The DOJ sued to block this merger last year. Their concerns in this case revolved around the fact that AT&T also owns the primary satellite TV provider in the country, DirecTV. The Justice Department feared that AT&T might charge rival distributors more for Time Warner content, which would drive up the costs for consumers.

AT&T’s response to that argument was the the point of owning content at all is to gain a broader distribution for it, driving up ad revenue and garnering affiliate fees. But time will tell whether their business strategy also includes price raises. Now that they will own a large chunk of both the satellite and the cable market, they may be able to get away with raising prices on customers who lack other TV distribution options in their geographic areas.

AT&T’s acquisition of Time Warner will make it a true media powerhouse, with strong hands in both content production and distribution, along with a huge revenue stream coming from wireless phone and internet customers. AT&T plans to bundle entertainment content with mobile service, to better compete against rivals like Verizon, who tend to provide better service, and Sprint, who tend to offer lower prices.

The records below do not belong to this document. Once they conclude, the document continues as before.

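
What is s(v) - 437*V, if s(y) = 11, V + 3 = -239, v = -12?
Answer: 105765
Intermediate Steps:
V = -242 (V = -3 - 239 = -242)
s(v) - 437*V = 11 - 437*(-242) = 11 + 105754 = 105765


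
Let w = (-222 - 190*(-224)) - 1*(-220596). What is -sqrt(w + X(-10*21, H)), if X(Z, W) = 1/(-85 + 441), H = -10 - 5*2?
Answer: -sqrt(8330800945)/178 ≈ -512.77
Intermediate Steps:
H = -20 (H = -10 - 10 = -20)
X(Z, W) = 1/356
w = 262934 (w = (-222 + 42560) + 220596 = 42338 + 220596 = 262934)
-sqrt(w + X(-10*21, H)) = -sqrt(262934 + 1/356) = -sqrt(93604505/356) = -sqrt(8330800945)/178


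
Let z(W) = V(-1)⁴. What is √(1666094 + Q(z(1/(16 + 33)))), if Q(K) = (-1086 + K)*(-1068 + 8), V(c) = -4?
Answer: √2545894 ≈ 1595.6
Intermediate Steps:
z(W) = 256 (z(W) = (-4)⁴ = 256)
Q(K) = 1151160 - 1060*K (Q(K) = (-1086 + K)*(-1060) = 1151160 - 1060*K)
√(1666094 + Q(z(1/(16 + 33)))) = √(1666094 + (1151160 - 1060*256)) = √(1666094 + (1151160 - 271360)) = √(1666094 + 879800) = √2545894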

AT&T’s CEO, Randall Stephenson, has also said the deal would help AT&T compete against tech giants like Amazon and Netflix, both of whom are spending more on content production lately. Netflix plans to spend $8 billion this year on content for its wildly popular streaming service. Much of that is going towards producing original content.

Time Warner spent $8 billion on its own in 2017; with AT&T’s huge and diversified revenue stream, they may be able to spend significantly more on content in the years to come.

Which, if you’re a fan of quality television (and you ought to be, we’re living in a golden age of high-production values and mature, interesting story lines), may be something to look forward to as a result of this whole situation.